“The content AI cites has a short life. You need to constantly refresh it because LLMs have a recency bias,” said every PR and GEO maestro out there.
And they even have data. Reams and reams of it from big-ass sample sizes.
I am not here to argue with extensive research studies or the intelligentsia behind them.
However, what I know is this: We wrote this sucker on the CES innovation awards last August. I say we because in this case the writers were both human and bot-tacular. It is currently the page with the most agent traffic on our site, if Scrunch is to be believed (the screenshot from our monitoring software looks at the last few hours, but the trend holds over months). It has been in the top 5-10 pages of our site since it was published in August of 2025. It has never been updated since that time.

If took aggregate data as our guide, this article is stale bread. So stale it might actually kill someone with bacteria.
What’s behind this?
It is hard to make a strong causal argument. But we seem to be a recognized authority on CES as far as LLMs are concerned. Other pieces of content including this human-written beast and this wrap piece are regularly scraped and cited (again, despite the fact that they are very old). We also regularly get surfaced in discovery level prompts around agencies that can help companies with their CES presence.
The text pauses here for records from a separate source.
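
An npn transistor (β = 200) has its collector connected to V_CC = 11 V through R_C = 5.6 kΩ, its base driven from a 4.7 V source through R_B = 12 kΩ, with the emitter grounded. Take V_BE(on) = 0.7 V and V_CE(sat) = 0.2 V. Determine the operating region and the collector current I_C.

Assume active: I_B = (4.7 − 0.7)/12 = 0.333 mA, giving I_C = β·I_B = 66.7 mA.
But then V_CE = 11 − 66.7×5.6 = -362 V < V_CE(sat) = 0.2 V — impossible in the active region.
So the transistor is saturated. With V_CE = 0.2 V, I_C = (V_CC − 0.2)/R_C = 10.8/5.6 = 1.93 mA.
Check: β·I_B = 66.7 mA > I_C = 1.93 mA, confirming saturation.

saturation; I_C ≈ 1.9 mA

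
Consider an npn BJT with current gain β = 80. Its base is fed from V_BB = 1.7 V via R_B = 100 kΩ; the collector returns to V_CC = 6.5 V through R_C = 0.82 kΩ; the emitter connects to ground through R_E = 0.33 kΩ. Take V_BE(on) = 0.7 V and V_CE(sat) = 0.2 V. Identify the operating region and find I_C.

Assume active. Base-emitter loop: I_B = (V_BB − V_BE)/(R_B + (β+1)R_E) = (1.7 − 0.7)/(100 + 81×0.33) = 0.00789 mA.
I_C = β·I_B = 80×0.00789 = 0.631 mA.
V_CE = V_CC − I_C·R_C − I_E·R_E = 6.5 − 0.631×0.82 − 0.639×0.33 = 5.77 V > V_CE(sat), so the active-region assumption holds.

active; I_C ≈ 0.63 mA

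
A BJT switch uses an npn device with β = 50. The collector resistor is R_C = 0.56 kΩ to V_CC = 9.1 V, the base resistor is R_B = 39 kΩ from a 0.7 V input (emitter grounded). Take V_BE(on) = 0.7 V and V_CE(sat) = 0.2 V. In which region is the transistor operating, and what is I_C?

V_BB = 0.7 V ≤ V_BE(on) = 0.7 V, so the base-emitter junction is not forward biased.
The transistor is in cutoff: I_B = I_C = 0.

cutoff; I_C ≈ 0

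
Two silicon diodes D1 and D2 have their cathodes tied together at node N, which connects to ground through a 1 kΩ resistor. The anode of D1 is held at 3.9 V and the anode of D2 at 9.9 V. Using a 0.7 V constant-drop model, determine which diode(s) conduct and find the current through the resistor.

Only D2 conducts; I_R ≈ 9.2 mA

Assume both conduct. Then node N would need to be at both 3.9−0.7 = 3.2 V and 9.9−0.7 = 9.2 V, which is impossible.
Assume only D2 conducts: V_N = 9.9 − 0.7 = 9.2 V, so I_R = 9.2/1 = 9.2 mA.
Check D1: its anode-to-cathode voltage is 3.9 − 9.2 = -5.3 V < 0.7 V, so it is off. The assumption is consistent.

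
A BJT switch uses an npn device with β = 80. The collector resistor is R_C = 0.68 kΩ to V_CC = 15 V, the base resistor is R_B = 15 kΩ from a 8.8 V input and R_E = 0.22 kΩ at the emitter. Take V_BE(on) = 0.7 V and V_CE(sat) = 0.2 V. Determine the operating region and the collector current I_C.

saturation; I_C ≈ 16 mA

Assume active: I_B = (8.8 − 0.7)/(15 + 81×0.22) = 0.247 mA, I_C = β·I_B = 19.7 mA.
Then V_CE = 15 − 19.7×0.68 − 20×0.22 = -2.82 V < 0.2 V — the active assumption fails.
Re-solve with V_CE = 0.2 V. KCL at the emitter: V_E/R_E = (V_BB−0.7−V_E)/R_B + (V_CC−0.2−V_E)/R_C, giving V_E = 3.67 V.
I_C = (V_CC − 0.2 − V_E)/R_C = (14.8 − 3.67)/0.68 = 16.4 mA.
Check: I_B = (8.1 − 3.67)/15 = 0.296 mA, and β·I_B = 23.6 mA > I_C, confirming saturation.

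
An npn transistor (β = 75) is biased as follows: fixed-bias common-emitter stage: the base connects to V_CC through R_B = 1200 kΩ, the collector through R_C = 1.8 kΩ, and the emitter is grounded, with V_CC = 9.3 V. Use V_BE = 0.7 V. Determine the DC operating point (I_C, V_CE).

Base loop: V_CC = I_B·R_B + V_BE, so I_B = (9.3 − 0.7)/1200 kΩ = 0.00717 mA.
In the active region I_C = β·I_B = 75 × 0.00717 = 0.538 mA.
Collector loop: V_CE = V_CC − I_C·R_C = 9.3 − 0.538×1.8 = 8.33 V.
Since V_CE = 8.33 V > V_CE(sat) ≈ 0.2 V, the transistor is in the active region as assumed.

I_C ≈ 0.54 mA, V_CE ≈ 8.3 V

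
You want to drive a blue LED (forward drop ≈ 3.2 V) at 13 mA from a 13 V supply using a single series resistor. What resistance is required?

The resistor drops V_S − V_D = 13 − 3.2 = 9.8 V at 13 mA.
R = 9.8 V / 13 mA = 0.754 kΩ.

R ≈ 0.75 kΩ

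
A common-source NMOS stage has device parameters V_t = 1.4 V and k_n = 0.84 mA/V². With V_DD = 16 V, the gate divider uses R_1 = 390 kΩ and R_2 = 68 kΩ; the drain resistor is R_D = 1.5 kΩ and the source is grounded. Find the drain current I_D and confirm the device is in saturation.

I_D ≈ 0.4 mA

V_G = V_DD·R_2/(R_1+R_2) = 16×68/458 = 2.38 V. With the source grounded, V_GS = V_G = 2.38 V.
Assume saturation: I_D = (k_n/2)(V_GS − V_t)² = (0.84/2)×(2.38 − 1.4)² = 0.42×0.976² = 0.4 mA.
V_DS = V_DD − I_D·R_D = 16 − 0.4×1.5 = 15.4 V.
Saturation requires V_DS ≥ V_GS − V_t = 0.976 V; 15.4 ≥ 0.976 ✓.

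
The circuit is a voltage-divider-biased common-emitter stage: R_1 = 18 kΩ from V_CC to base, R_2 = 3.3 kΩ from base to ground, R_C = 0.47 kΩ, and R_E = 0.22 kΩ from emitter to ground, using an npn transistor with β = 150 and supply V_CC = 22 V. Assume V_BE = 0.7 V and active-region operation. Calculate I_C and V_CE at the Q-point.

Thevenize the base divider: V_Th = V_CC·R_2/(R_1+R_2) = 22×3.3/21.3 = 3.41 V, R_Th = R_1‖R_2 = 2.79 kΩ.
Base-emitter loop: V_Th = I_B·R_Th + V_BE + (β+1)I_B·R_E, so I_B = (3.41 − 0.7) / (2.79 + 151×0.22) = 0.0752 mA.
I_C = β·I_B = 150×0.0752 = 11.3 mA, and I_E = (β+1)I_B = 11.4 mA.
V_CE = V_CC − I_C·R_C − I_E·R_E = 22 − 11.3×0.47 − 11.4×0.22 = 14.2 V.
V_CE = 14.2 V > 0.2 V confirms active-region operation.

I_C ≈ 11 mA, V_CE ≈ 14 V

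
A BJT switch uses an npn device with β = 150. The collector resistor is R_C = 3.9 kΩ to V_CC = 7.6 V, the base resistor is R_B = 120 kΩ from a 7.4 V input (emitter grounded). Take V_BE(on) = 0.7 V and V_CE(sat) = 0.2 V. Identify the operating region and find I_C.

Assume active: I_B = (7.4 − 0.7)/120 = 0.0558 mA, giving I_C = β·I_B = 8.38 mA.
But then V_CE = 7.6 − 8.38×3.9 = -25.1 V < V_CE(sat) = 0.2 V — impossible in the active region.
So the transistor is saturated. With V_CE = 0.2 V, I_C = (V_CC − 0.2)/R_C = 7.4/3.9 = 1.9 mA.
Check: β·I_B = 8.38 mA > I_C = 1.9 mA, confirming saturation.

saturation; I_C ≈ 1.9 mA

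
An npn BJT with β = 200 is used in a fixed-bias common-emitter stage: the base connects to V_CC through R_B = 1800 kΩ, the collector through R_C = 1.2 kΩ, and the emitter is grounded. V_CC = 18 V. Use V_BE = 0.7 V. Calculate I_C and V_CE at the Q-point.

Base loop: V_CC = I_B·R_B + V_BE, so I_B = (18 − 0.7)/1800 kΩ = 0.00961 mA.
In the active region I_C = β·I_B = 200 × 0.00961 = 1.92 mA.
Collector loop: V_CE = V_CC − I_C·R_C = 18 − 1.92×1.2 = 15.7 V.
Since V_CE = 15.7 V > V_CE(sat) ≈ 0.2 V, the transistor is in the active region as assumed.

I_C ≈ 1.9 mA, V_CE ≈ 16 V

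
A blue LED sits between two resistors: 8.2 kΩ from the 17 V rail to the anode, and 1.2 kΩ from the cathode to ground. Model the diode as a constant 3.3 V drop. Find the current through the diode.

The two resistors are in series with the diode, so KVL gives 17 = I·8.2 + 3.3 + I·1.2.
I = (17 − 3.3) / (8.2 + 1.2) kΩ = 13.7 / 9.4 = 1.46 mA.

I ≈ 1.5 mA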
We had 3 show clients come from AI last year.
But I am, in this instance, less interested in all that and the reasons why this article and others that seemingly should be put out to pasture are still delivering. I suspect the answers are complex and multifaceted, both things that don’t work nice on the internet or when an expert wants to write a clear-path-to-glory playbook.
Mostly, I want to raise the same thing I raised the other day about listicles. Your data should be your guide in GEO. Not the intelligentsia, not aggregate research. The actual shit you see in your monitoring software.
This should be simple and intuitive. But because experts are clamoring to make generalizable statements and mint their how-tos du jour, you may be pulled towards creating content that doesn’t work for you.
So just ignore the noise and follow the data.